The expression for a sampled signal is:
$$x[n] = x_a\left(\dfrac{n}{F_s}\right)$$
To apply the hamming window, we multiply $x[n]$ by the 128-point window function (courtesy of ML):
$$x_w[n]=x[n].*\mathrm{hamming}[128]$$
We then take the DFT of the windowed function $x_w[n]$:
$$X_w[k] = \mathrm{DFT}\left\{x_w[n]\right\}$$
I've read that the DTFT(Discrete-time Fourier transform) is a continuous spectrum of $x[n]$ and that the DFT of $x[n]$ (in a nutshell) is a sampling of that spectrum. When we take the $N$-point DFT of $x[n]$, we are taking $N$ samples of the DTFT of $x[n]$ where frequencies are unique (i.e., we sample within $2\pi$).
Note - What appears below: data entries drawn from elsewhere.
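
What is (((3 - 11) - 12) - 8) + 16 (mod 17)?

3 - 11 = -8 ≡ 9 (mod 17)
9 - 12 = -3 ≡ 14 (mod 17)
14 - 8 = 6
6 + 16 = 22 ≡ 5 (mod 17)

5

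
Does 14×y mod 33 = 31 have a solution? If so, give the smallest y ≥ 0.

gcd(14, 33) = 1, so a unique solution mod 33 exists.
14⁻¹ ≡ 26 (mod 33).
y ≡ 26×31 ≡ 14 (mod 33).

14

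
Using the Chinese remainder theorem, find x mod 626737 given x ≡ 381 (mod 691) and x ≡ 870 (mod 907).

691⁻¹ mod 907: 691*886 ≡ 1 (mod 907), so 691⁻¹ ≡ 886.
x = 381 + 691*((870 − 381)*886 mod 907) = 381 + 691*615 = 425346.

425346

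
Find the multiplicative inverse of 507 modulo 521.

Run the extended Euclidean algorithm:
521 = 1*507 + 14
507 = 36*14 + 3
14 = 4*3 + 2
3 = 1*2 + 1
2 = 2*1 + 0
gcd(507, 521) = 1, so the inverse exists.
Back-substitute for 1:
1 = 1*3 − 1*2
  = −1*14 + 5*3
  = 5*507 − 181*14
  = −181*521 + 186*507
So 507⁻¹ ≡ 186 (mod 521).

186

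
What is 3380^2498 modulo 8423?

Using repeated squaring:
3380^1 ≡ 3380 (mod 8423)
3380^2 ≡ 3380^2 = 11424400 ≡ 2812 (mod 8423)
3380^4 ≡ 2812^2 = 7907344 ≡ 6570 (mod 8423)
3380^8 ≡ 6570^2 = 43164900 ≡ 5448 (mod 8423)
3380^16 ≡ 5448^2 = 29680704 ≡ 6475 (mod 8423)
3380^32 ≡ 6475^2 = 41925625 ≡ 4354 (mod 8423)
3380^64 ≡ 4354^2 = 18957316 ≡ 5566 (mod 8423)
3380^128 ≡ 5566^2 = 30980356 ≡ 562 (mod 8423)
3380^256 ≡ 562^2 = 315844 ≡ 4193 (mod 8423)
3380^512 ≡ 4193^2 = 17581249 ≡ 2448 (mod 8423)
3380^1024 ≡ 2448^2 = 5992704 ≡ 3951 (mod 8423)
3380^2048 ≡ 3951^2 = 15610401 ≡ 2582 (mod 8423)
3380^2498 = 3380^2048 · 3380^256 · 3380^128 · 3380^64 · 3380^2 ≡ 2582 · 4193 · 562 · 5566 · 2812 (mod 8423).
Accumulate the product:
2582 · 4193 = 10826326 ≡ 2771
2771 · 562 = 1557302 ≡ 7470
7470 · 5566 = 41578020 ≡ 2092
2092 · 2812 = 5882704 ≡ 3450

3450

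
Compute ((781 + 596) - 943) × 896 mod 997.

34

781 + 596 = 1377 ≡ 380 (mod 997)
380 - 943 = -563 ≡ 434 (mod 997)
434 × 896 = 388864 ≡ 34 (mod 997)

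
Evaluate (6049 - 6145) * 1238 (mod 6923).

5766

6049 - 6145 = -96 ≡ 6827 (mod 6923)
6827 * 1238 = 8451826 ≡ 5766 (mod 6923)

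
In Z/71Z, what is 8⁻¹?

By the extended Euclidean algorithm:
71 = 8×8 + 7
8 = 1×7 + 1
7 = 7×1 + 0
gcd(8, 71) = 1, so the inverse exists.
Bézout: 1 = −1×71 + 9×8.
So 8⁻¹ ≡ 9 (mod 71).

9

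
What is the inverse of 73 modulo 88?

88 = 1×73 + 15
73 = 4×15 + 13
15 = 1×13 + 2
13 = 6×2 + 1
2 = 2×1 + 0
gcd(73, 88) = 1, so the inverse exists.
Bézout: 1 = −34×88 + 41×73.
So 73⁻¹ ≡ 41 (mod 88).

41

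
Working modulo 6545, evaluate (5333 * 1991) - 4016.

5333 * 1991 = 10618003 ≡ 2013 (mod 6545)
2013 - 4016 = -2003 ≡ 4542 (mod 6545)

4542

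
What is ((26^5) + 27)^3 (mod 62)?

(26)^5 ≡ 6 (mod 62)
6 + 27 = 33
(33)^3 ≡ 39 (mod 62)

39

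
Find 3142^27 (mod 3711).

3142^1 ≡ 3142 (mod 3711)
3142^2 ≡ 3142^2 = 9872164 ≡ 904 (mod 3711)
3142^4 ≡ 904^2 = 817216 ≡ 796 (mod 3711)
3142^8 ≡ 796^2 = 633616 ≡ 2746 (mod 3711)
3142^16 ≡ 2746^2 = 7540516 ≡ 3475 (mod 3711)
3142^27 = 3142^16 * 3142^8 * 3142^2 * 3142^1 ≡ 3475 * 2746 * 904 * 3142 (mod 3711).
Accumulate the product:
3475 * 2746 = 9542350 ≡ 1369
1369 * 904 = 1237576 ≡ 1813
1813 * 3142 = 5696446 ≡ 61

61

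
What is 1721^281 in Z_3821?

1721^1 ≡ 1721 (mod 3821)
1721^2 ≡ 1721^2 = 2961841 ≡ 566 (mod 3821)
1721^4 ≡ 566^2 = 320356 ≡ 3213 (mod 3821)
1721^8 ≡ 3213^2 = 10323369 ≡ 2848 (mod 3821)
1721^16 ≡ 2848^2 = 8111104 ≡ 2942 (mod 3821)
1721^32 ≡ 2942^2 = 8655364 ≡ 799 (mod 3821)
1721^64 ≡ 799^2 = 638401 ≡ 294 (mod 3821)
1721^128 ≡ 294^2 = 86436 ≡ 2374 (mod 3821)
1721^256 ≡ 2374^2 = 5635876 ≡ 3722 (mod 3821)
1721^281 = 1721^256 · 1721^16 · 1721^8 · 1721^1 ≡ 3722 · 2942 · 2848 · 1721 (mod 3821).
Accumulate the product:
3722 · 2942 = 10950124 ≡ 2959
2959 · 2848 = 8427232 ≡ 1927
1927 · 1721 = 3316367 ≡ 3560

3560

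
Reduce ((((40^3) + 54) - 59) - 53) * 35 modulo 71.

(40)^3 ≡ 29 (mod 71)
29 + 54 = 83 ≡ 12 (mod 71)
12 - 59 = -47 ≡ 24 (mod 71)
24 - 53 = -29 ≡ 42 (mod 71)
42 * 35 = 1470 ≡ 50 (mod 71)

50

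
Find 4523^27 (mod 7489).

27 in binary is 11011, i.e. 27 = 16 + 8 + 2 + 1.
4523^1 ≡ 4523 (mod 7489)
4523^2 ≡ 4523^2 = 20457529 ≡ 5070 (mod 7489)
4523^4 ≡ 5070^2 = 25704900 ≡ 2652 (mod 7489)
4523^8 ≡ 2652^2 = 7033104 ≡ 933 (mod 7489)
4523^16 ≡ 933^2 = 870489 ≡ 1765 (mod 7489)
4523^27 = 4523^16 · 4523^8 · 4523^2 · 4523^1 ≡ 1765 · 933 · 5070 · 4523 (mod 7489).
Accumulate the product:
1765 · 933 = 1646745 ≡ 6654
6654 · 5070 = 33735780 ≡ 5324
5324 · 4523 = 24080452 ≡ 3317

3317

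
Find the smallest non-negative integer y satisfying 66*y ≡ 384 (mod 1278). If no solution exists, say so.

122

gcd(66, 1278) = 6, and 6 | 384, so solutions exist.
Divide through by 6: 11*y ≡ 64 (mod 213).
11⁻¹ ≡ 155 (mod 213).
y ≡ 155*64 ≡ 122 (mod 213).
The smallest non-negative solution is y = 122.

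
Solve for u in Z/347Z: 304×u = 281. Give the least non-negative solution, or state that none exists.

171

gcd(304, 347) = 1, so a unique solution mod 347 exists.
304⁻¹ ≡ 234 (mod 347).
u ≡ 234×281 ≡ 171 (mod 347).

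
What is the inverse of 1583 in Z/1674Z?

791

1674 = 1·1583 + 91
1583 = 17·91 + 36
91 = 2·36 + 19
36 = 1·19 + 17
19 = 1·17 + 2
17 = 8·2 + 1
2 = 2·1 + 0
gcd(1583, 1674) = 1, so the inverse exists.
Back-substitute for 1:
1 = 1·17 − 8·2
  = −8·19 + 9·17
  = 9·36 − 17·19
  = −17·91 + 43·36
  = 43·1583 − 748·91
  = −748·1674 + 791·1583
So 1583⁻¹ ≡ 791 (mod 1674).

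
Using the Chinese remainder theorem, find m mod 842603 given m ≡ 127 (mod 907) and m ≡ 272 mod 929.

907⁻¹ mod 929: 907·380 ≡ 1 (mod 929), so 907⁻¹ ≡ 380.
m = 127 + 907·((272 − 127)·380 mod 929) = 127 + 907·289 = 262250.
Check: 262250 mod 907 = 127, 262250 mod 929 = 272. ✓

262250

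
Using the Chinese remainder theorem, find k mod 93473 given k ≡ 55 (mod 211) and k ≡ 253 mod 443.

36136

211⁻¹ mod 443: 211·21 ≡ 1 (mod 443), so 211⁻¹ ≡ 21.
k = 55 + 211·((253 − 55)·21 mod 443) = 55 + 211·171 = 36136.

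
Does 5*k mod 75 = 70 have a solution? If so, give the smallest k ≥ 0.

gcd(5, 75) = 5, and 5 | 70, so solutions exist.
Divide through by 5: 1*k ≡ 14 mod 15.
1⁻¹ ≡ 1 (mod 15).
k ≡ 1*14 ≡ 14 (mod 15).
The smallest non-negative solution is k = 14.

14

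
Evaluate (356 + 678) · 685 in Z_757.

495

356 + 678 = 1034 ≡ 277 (mod 757)
277 · 685 = 189745 ≡ 495 (mod 757)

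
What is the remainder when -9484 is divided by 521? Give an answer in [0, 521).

415

-9484 = -19*521 + 415, so -9484 ≡ 415 (mod 521).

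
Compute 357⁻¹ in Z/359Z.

By the extended Euclidean algorithm:
359 = 1*357 + 2
357 = 178*2 + 1
2 = 2*1 + 0
gcd(357, 359) = 1, so the inverse exists.
Bézout: 1 = −178*359 + 179*357.
So 357⁻¹ ≡ 179 (mod 359).

179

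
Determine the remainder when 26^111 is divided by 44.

4

Using repeated squaring:
111 in binary is 1101111, i.e. 111 = 64 + 32 + 8 + 4 + 2 + 1.
26^1 ≡ 26 (mod 44)
26^2 ≡ 26^2 = 676 ≡ 16 (mod 44)
26^4 ≡ 16^2 = 256 ≡ 36 (mod 44)
26^8 ≡ 36^2 = 1296 ≡ 20 (mod 44)
26^16 ≡ 20^2 = 400 ≡ 4 (mod 44)
26^32 ≡ 4^2 = 16 (mod 44)
26^64 ≡ 16^2 = 256 ≡ 36 (mod 44)
26^111 = 26^64 * 26^32 * 26^8 * 26^4 * 26^2 * 26^1 ≡ 36 * 16 * 20 * 36 * 16 * 26 (mod 44).
Accumulate the product:
36 * 16 = 576 ≡ 4
4 * 20 = 80 ≡ 36
36 * 36 = 1296 ≡ 20
20 * 16 = 320 ≡ 12
12 * 26 = 312 ≡ 4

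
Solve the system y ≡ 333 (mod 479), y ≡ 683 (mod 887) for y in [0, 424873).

310246

479⁻¹ mod 887: 479·50 ≡ 1 (mod 887), so 479⁻¹ ≡ 50.
y = 333 + 479·((683 − 333)·50 mod 887) = 333 + 479·647 = 310246.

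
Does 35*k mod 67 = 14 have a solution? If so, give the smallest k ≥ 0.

54

gcd(35, 67) = 1, so a unique solution mod 67 exists.
35⁻¹ ≡ 23 (mod 67).
k ≡ 23*14 ≡ 54 (mod 67).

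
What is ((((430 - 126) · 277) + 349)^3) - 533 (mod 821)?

430 - 126 = 304
304 · 277 = 84208 ≡ 466 (mod 821)
466 + 349 = 815
(815)^3 ≡ 605 (mod 821)
605 - 533 = 72

72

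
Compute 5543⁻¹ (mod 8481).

2012

Run the extended Euclidean algorithm:
8481 = 1*5543 + 2938
5543 = 1*2938 + 2605
2938 = 1*2605 + 333
2605 = 7*333 + 274
333 = 1*274 + 59
274 = 4*59 + 38
59 = 1*38 + 21
38 = 1*21 + 17
21 = 1*17 + 4
17 = 4*4 + 1
4 = 4*1 + 0
gcd(5543, 8481) = 1, so the inverse exists.
Bézout: 1 = −1315*8481 + 2012*5543.
So 5543⁻¹ ≡ 2012 (mod 8481).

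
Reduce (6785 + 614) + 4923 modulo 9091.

6785 + 614 = 7399
7399 + 4923 = 12322 ≡ 3231 (mod 9091)

3231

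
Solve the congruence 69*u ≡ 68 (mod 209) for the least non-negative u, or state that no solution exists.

gcd(69, 209) = 1, so a unique solution mod 209 exists.
69⁻¹ ≡ 103 (mod 209).
u ≡ 103*68 ≡ 107 (mod 209).

107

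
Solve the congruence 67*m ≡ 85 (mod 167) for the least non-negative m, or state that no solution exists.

91

gcd(67, 167) = 1, so a unique solution mod 167 exists.
67⁻¹ ≡ 5 (mod 167).
m ≡ 5*85 ≡ 91 (mod 167).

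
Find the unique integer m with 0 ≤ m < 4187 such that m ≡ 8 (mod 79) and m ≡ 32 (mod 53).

79⁻¹ mod 53: 79·51 ≡ 1 (mod 53), so 79⁻¹ ≡ 51.
m = 8 + 79·((32 − 8)·51 mod 53) = 8 + 79·5 = 403.
Check: 403 mod 79 = 8, 403 mod 53 = 32. ✓

403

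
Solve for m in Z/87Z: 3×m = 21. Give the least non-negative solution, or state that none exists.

gcd(3, 87) = 3, and 3 | 21, so solutions exist.
Divide through by 3: 1×m mod 29 = 7.
1⁻¹ ≡ 1 (mod 29).
m ≡ 1×7 ≡ 7 (mod 29).
The smallest non-negative solution is m = 7.

7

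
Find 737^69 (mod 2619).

69 in binary is 1000101, i.e. 69 = 64 + 4 + 1.
737^1 ≡ 737 (mod 2619)
737^2 ≡ 737^2 = 543169 ≡ 1036 (mod 2619)
737^4 ≡ 1036^2 = 1073296 ≡ 2125 (mod 2619)
737^8 ≡ 2125^2 = 4515625 ≡ 469 (mod 2619)
737^16 ≡ 469^2 = 219961 ≡ 2584 (mod 2619)
737^32 ≡ 2584^2 = 6677056 ≡ 1225 (mod 2619)
737^64 ≡ 1225^2 = 1500625 ≡ 2557 (mod 2619)
737^69 = 737^64 * 737^4 * 737^1 ≡ 2557 * 2125 * 737 (mod 2619).
Accumulate the product:
2557 * 2125 = 5433625 ≡ 1819
1819 * 737 = 1340603 ≡ 2294

2294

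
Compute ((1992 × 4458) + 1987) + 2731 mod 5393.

1992 × 4458 = 8880336 ≡ 3458 (mod 5393)
3458 + 1987 = 5445 ≡ 52 (mod 5393)
52 + 2731 = 2783

2783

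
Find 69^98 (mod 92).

Compute successive squares:
69^1 ≡ 69 (mod 92)
69^2 ≡ 69^2 = 4761 ≡ 69 (mod 92)
69^4 ≡ 69^2 = 4761 ≡ 69 (mod 92)
69^8 ≡ 69^2 = 4761 ≡ 69 (mod 92)
69^16 ≡ 69^2 = 4761 ≡ 69 (mod 92)
69^32 ≡ 69^2 = 4761 ≡ 69 (mod 92)
69^64 ≡ 69^2 = 4761 ≡ 69 (mod 92)
69^98 = 69^64 * 69^32 * 69^2 ≡ 69 * 69 * 69 (mod 92).
Accumulate the product:
69 * 69 = 4761 ≡ 69
69 * 69 = 4761 ≡ 69

69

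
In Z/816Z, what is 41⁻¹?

By the extended Euclidean algorithm:
816 = 19×41 + 37
41 = 1×37 + 4
37 = 9×4 + 1
4 = 4×1 + 0
gcd(41, 816) = 1, so the inverse exists.
Back-substitute for 1:
1 = 1×37 − 9×4
  = −9×41 + 10×37
  = 10×816 − 199×41
So 41⁻¹ ≡ −199 ≡ 617 (mod 816).

617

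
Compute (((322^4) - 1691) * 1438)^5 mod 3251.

(322)^4 ≡ 817 (mod 3251)
817 - 1691 = -874 ≡ 2377 (mod 3251)
2377 * 1438 = 3418126 ≡ 1325 (mod 3251)
(1325)^5 ≡ 2181 (mod 3251)

2181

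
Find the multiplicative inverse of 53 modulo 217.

Apply the Euclidean algorithm and back-substitute:
217 = 4·53 + 5
53 = 10·5 + 3
5 = 1·3 + 2
3 = 1·2 + 1
2 = 2·1 + 0
gcd(53, 217) = 1, so the inverse exists.
Bézout: 1 = −21·217 + 86·53.
So 53⁻¹ ≡ 86 (mod 217).

86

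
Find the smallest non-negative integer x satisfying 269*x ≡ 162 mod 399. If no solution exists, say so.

gcd(269, 399) = 1, so a unique solution mod 399 exists.
269⁻¹ ≡ 89 (mod 399).
x ≡ 89*162 ≡ 54 (mod 399).

54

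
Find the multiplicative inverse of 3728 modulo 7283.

Run the extended Euclidean algorithm:
7283 = 1*3728 + 3555
3728 = 1*3555 + 173
3555 = 20*173 + 95
173 = 1*95 + 78
95 = 1*78 + 17
78 = 4*17 + 10
17 = 1*10 + 7
10 = 1*7 + 3
7 = 2*3 + 1
3 = 3*1 + 0
gcd(3728, 7283) = 1, so the inverse exists.
Bézout: 1 = 1099*7283 − 2147*3728.
So 3728⁻¹ ≡ −2147 ≡ 5136 (mod 7283).

5136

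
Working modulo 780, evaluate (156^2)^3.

156

(156)^2 ≡ 156 (mod 780)
(156)^3 ≡ 156 (mod 780)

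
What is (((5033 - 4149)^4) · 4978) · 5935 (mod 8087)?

5033 - 4149 = 884
(884)^4 ≡ 2589 (mod 8087)
2589 · 4978 = 12888042 ≡ 5451 (mod 8087)
5451 · 5935 = 32351685 ≡ 3685 (mod 8087)

3685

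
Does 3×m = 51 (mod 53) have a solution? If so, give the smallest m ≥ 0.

17

gcd(3, 53) = 1, so a unique solution mod 53 exists.
3⁻¹ ≡ 18 (mod 53).
m ≡ 18×51 ≡ 17 (mod 53).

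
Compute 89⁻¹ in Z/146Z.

146 = 1*89 + 57
89 = 1*57 + 32
57 = 1*32 + 25
32 = 1*25 + 7
25 = 3*7 + 4
7 = 1*4 + 3
4 = 1*3 + 1
3 = 3*1 + 0
gcd(89, 146) = 1, so the inverse exists.
Back-substitute for 1:
1 = 1*4 − 1*3
  = −1*7 + 2*4
  = 2*25 − 7*7
  = −7*32 + 9*25
  = 9*57 − 16*32
  = −16*89 + 25*57
  = 25*146 − 41*89
So 89⁻¹ ≡ −41 ≡ 105 (mod 146).

105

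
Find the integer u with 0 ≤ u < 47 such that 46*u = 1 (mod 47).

Apply the Euclidean algorithm and back-substitute:
47 = 1×46 + 1
46 = 46×1 + 0
gcd(46, 47) = 1, so the inverse exists.
Bézout: 1 = 1×47 − 1×46.
So 46⁻¹ ≡ −1 ≡ 46 (mod 47).

46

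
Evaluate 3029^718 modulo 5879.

2489

By square-and-multiply:
3029^1 ≡ 3029 (mod 5879)
3029^2 ≡ 3029^2 = 9174841 ≡ 3601 (mod 5879)
3029^4 ≡ 3601^2 = 12967201 ≡ 4006 (mod 5879)
3029^8 ≡ 4006^2 = 16048036 ≡ 4245 (mod 5879)
3029^16 ≡ 4245^2 = 18020025 ≡ 890 (mod 5879)
3029^32 ≡ 890^2 = 792100 ≡ 4314 (mod 5879)
3029^64 ≡ 4314^2 = 18610596 ≡ 3561 (mod 5879)
3029^128 ≡ 3561^2 = 12680721 ≡ 5597 (mod 5879)
3029^256 ≡ 5597^2 = 31326409 ≡ 3097 (mod 5879)
3029^512 ≡ 3097^2 = 9591409 ≡ 2760 (mod 5879)
3029^718 = 3029^512 × 3029^128 × 3029^64 × 3029^8 × 3029^4 × 3029^2 ≡ 2760 × 5597 × 3561 × 4245 × 4006 × 3601 (mod 5879).
Accumulate the product:
2760 × 5597 = 15447720 ≡ 3587
3587 × 3561 = 12773307 ≡ 4119
4119 × 4245 = 17485155 ≡ 1009
1009 × 4006 = 4042054 ≡ 3181
3181 × 3601 = 11454781 ≡ 2489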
That is:
\begin{align} \mathrm{DTFT}\left\{x[n]\right\} &= X(\omega)\\ \mathrm{DFT}\left\{x[n]\right\} &= X\left(\omega = \frac{2\pi k}{N}\right) = X[k],\quad \textrm{ for } k=0,1,...,N-1. \end{align}
My questions:
If we plot $X[k]$, we are still plotting the sample of the spectrum against frequency, right? Is the frequency, given $k$, denoted by $2\pi k/N $ radians?
My professor asked me to plot the FFT versus $k/F_s$ where $k=0,\ldots,127$. What does $k/F_s$ represent?
A homework problem asks (given application of the 128-point Hamming window, above) to find the "continuous-time frequency spacing $\Delta F$ between DFT samples"? What does this mean? Isn't this just $2\pi/N$?
My professor told me that $2\pi/N$ is the discrete-time frequency spacing in radians and that I have to multiply that by $Fs/(2 \pi)$. I'm not sure how to make sense of $Fs/N$.